Wild-type (WT) and hCD39 transgenic (TG) mice were subjected to 30 min of ischemia by bilateral occlusion of the renal pedicles, followed by reperfusion for 24 or 48 h. (A) Serum creatinine and (B) urea at 24 and 48 h. (C) Representative morphology of kidney sections after 24 h of reperfusion. Left column: H&E; right column: PAS. Magnification 400x. (D) Semiquantitative scoring of tubular damage. Results in A, B and D are presented as mean ± SEM. N.S: not significant.

Figure 2. hCD39 expression in kidneys 24 h after IRI

Immunohistochemistry on frozen sections showing that hCD39 expression is maintained in TG renal tissue post-IRI, particularly on the endothelium (arrows) Magnification: A&B 200×, C&D 400×.

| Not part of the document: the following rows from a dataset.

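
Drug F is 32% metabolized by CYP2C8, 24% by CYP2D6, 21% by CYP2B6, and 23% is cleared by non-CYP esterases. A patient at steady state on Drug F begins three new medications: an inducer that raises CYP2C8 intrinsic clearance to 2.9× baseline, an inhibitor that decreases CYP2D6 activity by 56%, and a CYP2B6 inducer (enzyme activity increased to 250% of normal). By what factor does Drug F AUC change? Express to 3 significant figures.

0.559

The CYP2C8 pathway (32% of clearance) rises to 2.9× activity: 0.32 × 2.9 = 0.928.
The CYP2D6 pathway (24% of clearance) falls to 0.44× activity: 0.24 × 0.44 = 0.1056.
The CYP2B6 pathway (21% of clearance) is boosted to 2.5× activity: 0.21 × 2.5 = 0.525.
The remaining 23% of clearance is unaffected.
New clearance relative to baseline: 0.928 + 0.1056 + 0.525 + 0.23 = 1.7886.
Net AUC ratio = 1 / 1.7886 = 0.559.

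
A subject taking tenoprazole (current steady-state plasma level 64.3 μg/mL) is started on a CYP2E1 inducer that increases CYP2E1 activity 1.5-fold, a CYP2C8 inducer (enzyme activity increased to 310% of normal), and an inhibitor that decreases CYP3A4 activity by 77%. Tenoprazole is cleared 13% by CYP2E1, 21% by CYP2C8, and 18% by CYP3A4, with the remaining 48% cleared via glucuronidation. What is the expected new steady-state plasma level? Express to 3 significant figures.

47.0 μg/mL

The CYP2E1 pathway (13% of clearance) increases to 1.5× activity: 0.13 × 1.5 = 0.195.
The CYP2C8 pathway (21% of clearance) increases to 3.1× activity: 0.21 × 3.1 = 0.651.
The CYP3A4 pathway (18% of clearance) drops to 0.23× activity: 0.18 × 0.23 = 0.0414.
Non-CYP routes (48%) are unchanged.
New clearance relative to baseline: 0.195 + 0.651 + 0.0414 + 0.48 = 1.3674.
Steady-state plasma level ∝ 1/CL: new value = 64.3 / 1.3674 = 47.0 μg/mL.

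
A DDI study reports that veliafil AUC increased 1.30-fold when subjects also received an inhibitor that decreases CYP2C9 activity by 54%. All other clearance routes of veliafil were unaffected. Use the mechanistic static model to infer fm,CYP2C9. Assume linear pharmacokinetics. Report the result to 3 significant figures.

Let x = fm,CYP2C9. Because AUC ∝ 1/CL, relative clearance fell to 1/1.30 = 0.7692.
Setting x·0.46 + (1 − x) = 0.7692 and solving: x = (0.7692 − 1)/(0.46 − 1) = 0.427.

0.427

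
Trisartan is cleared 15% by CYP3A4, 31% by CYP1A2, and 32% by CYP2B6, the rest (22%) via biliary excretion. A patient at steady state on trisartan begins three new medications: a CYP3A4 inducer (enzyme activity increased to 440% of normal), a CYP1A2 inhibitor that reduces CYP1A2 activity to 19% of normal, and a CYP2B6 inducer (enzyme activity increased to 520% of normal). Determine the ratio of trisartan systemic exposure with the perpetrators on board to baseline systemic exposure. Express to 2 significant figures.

0.38

The CYP3A4 pathway (15% of clearance) rises to 4.4× activity: 0.15 × 4.4 = 0.66.
The CYP1A2 pathway (31% of clearance) drops to 0.19× activity: 0.31 × 0.19 = 0.0589.
The CYP2B6 pathway (32% of clearance) rises to 5.2× activity: 0.32 × 5.2 = 1.664.
Non-CYP routes (22%) are unchanged.
CL_new/CL_old = 0.66 + 0.0589 + 1.664 + 0.22 = 2.6029.
Net systemic exposure ratio = 1 / 2.6029 = 0.38.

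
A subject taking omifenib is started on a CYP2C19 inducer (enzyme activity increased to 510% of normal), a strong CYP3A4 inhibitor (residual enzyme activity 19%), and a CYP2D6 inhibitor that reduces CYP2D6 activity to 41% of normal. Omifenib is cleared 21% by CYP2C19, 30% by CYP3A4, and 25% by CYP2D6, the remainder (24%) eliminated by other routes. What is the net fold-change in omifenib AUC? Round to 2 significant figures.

The CYP2C19 pathway (21% of clearance) rises to 5.1× activity: 0.21 × 5.1 = 1.071.
The CYP3A4 pathway (30% of clearance) is reduced to 0.19× activity: 0.3 × 0.19 = 0.057.
The CYP2D6 pathway (25% of clearance) is reduced to 0.41× activity: 0.25 × 0.41 = 0.1025.
The remaining 24% of clearance is unaffected.
Relative clearance = 1.071 + 0.057 + 0.1025 + 0.24 = 1.4705.
Net AUC ratio = 1 / 1.4705 = 0.68.

0.68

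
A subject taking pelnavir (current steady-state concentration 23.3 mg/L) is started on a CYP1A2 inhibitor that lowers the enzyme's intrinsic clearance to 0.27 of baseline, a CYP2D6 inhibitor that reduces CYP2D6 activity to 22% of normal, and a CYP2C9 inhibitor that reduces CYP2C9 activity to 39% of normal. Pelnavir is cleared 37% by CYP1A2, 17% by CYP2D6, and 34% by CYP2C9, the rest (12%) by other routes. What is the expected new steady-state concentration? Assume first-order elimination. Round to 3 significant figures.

59.8 mg/L

The CYP1A2 pathway (37% of clearance) drops to 0.27× activity: 0.37 × 0.27 = 0.0999.
The CYP2D6 pathway (17% of clearance) is reduced to 0.22× activity: 0.17 × 0.22 = 0.0374.
The CYP2C9 pathway (34% of clearance) drops to 0.39× activity: 0.34 × 0.39 = 0.1326.
Non-CYP routes (12%) are unchanged.
New clearance relative to baseline: 0.0999 + 0.0374 + 0.1326 + 0.12 = 0.3899.
Dividing the baseline by the relative clearance: 23.3 / 0.3899 = 59.8 mg/L.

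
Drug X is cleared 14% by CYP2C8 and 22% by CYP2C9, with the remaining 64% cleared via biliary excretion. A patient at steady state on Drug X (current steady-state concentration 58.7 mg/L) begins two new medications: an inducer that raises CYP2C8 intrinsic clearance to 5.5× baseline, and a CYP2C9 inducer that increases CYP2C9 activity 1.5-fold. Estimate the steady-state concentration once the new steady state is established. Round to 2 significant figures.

The CYP2C8 pathway (14% of clearance) is boosted to 5.5× activity: 0.14 × 5.5 = 0.77.
The CYP2C9 pathway (22% of clearance) rises to 1.5× activity: 0.22 × 1.5 = 0.33.
Non-CYP routes (64%) are unchanged.
New clearance relative to baseline: 0.77 + 0.33 + 0.64 = 1.74.
Dividing the baseline by the relative clearance: 58.7 / 1.74 = 34 mg/L.

34 mg/L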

Figure 3. Signaling through the A2A receptor mediates protection

Mice were treated with 1mg/kg CSC (A2A receptor antagonist) 15 min prior to induction of ischemia followed by 24 h of reperfusion. (A) Serum creatinine, (B) semiquantitative tubular injury score in mice pretreated (+) with CSC. (C) Representative histology showing evidence of cast deposition in Cd39 null kidney (arrow); magnification 200×. Results are presented as mean ± SEM. N.S.: not significant.

Figure 4. Apoptosis and CD4⁺ T-cell infiltrate are reduced in hCD39 kidneys after IRI

(A) Sections of renal tissue were analyzed by TUNEL-stain and the number of apoptotic nuclei per high power field (hpf) were counted. Results are presented as mean ± SEM. N.S (not significant). (B) Representative sections of TUNEL-stained renal cortex at 24 and 48 h. Magnification 400×. (C–F) Mice were subjected to 30 min of ischemia and 3 h of reperfusion. Leukocytes were extracted from the kidneys and analyzed by flow cytometry. (C) CD4⁺ T cells. (D) Neutrophils. (E) Macrophages. (F) MPO activity assay was performed following 3 h of reperfusion. Data are representative of two independent experiments; n = 4 for each group in each experiment.

Figure 5. Expression of hCD39 on either bone marrow-derived cells or tissues affords protection against renal IRI

(A) Flow-cytometric analysis of leukocytes and platelets from WT (purple-filled curve), hCD39 transgenic (green line) and hCD39 transgenic mice reconstituted with WT bone marrow (TG_WTBM) (pink line). (B) Flow-cytometric analysis of leukocytes and platelets from WT (purple-filled curve), hCD39 transgenic (green line) and WT mice reconstituted with hCD39 transgenic bone marrow (WT_TGBM) (pink line). Chimeric mice expressing hCD39 only on bone marrow-derived cells (WT_TGBM) or vasculature (TG_WTBM) were subjected to 30 min of ischemia followed by 24 h of reperfusion. (C) Serum creatinine. (D) Semiquantitative tubular injury score. Results are presented as mean ± SEM. N.S., not significant.

Figure 6. Expression of hCD39 on the donor kidney reduces cold ischemic ATN

Bilateral nephrectomized wild-type (WT) mice received a renal transplant from either a WT or hCD39 transgenic donor. Kidney grafts were subjected to 5 h of cold (storage) ischemia followed by reperfusion for 24 h. (A) Representative morphology (PAS) of kidney sections after 24 h of reperfusion. Magnification 40×. (B) Semiquantitative tubular injury score. (C) Serum creatinine. (D) Representative sections of TUNEL-stained renal cortex post transplantation. Magnification 40×. (E) Quantitation of TUNEL-stained apoptotic nuclei per high power field were counted. Results are presented as mean ± SEM.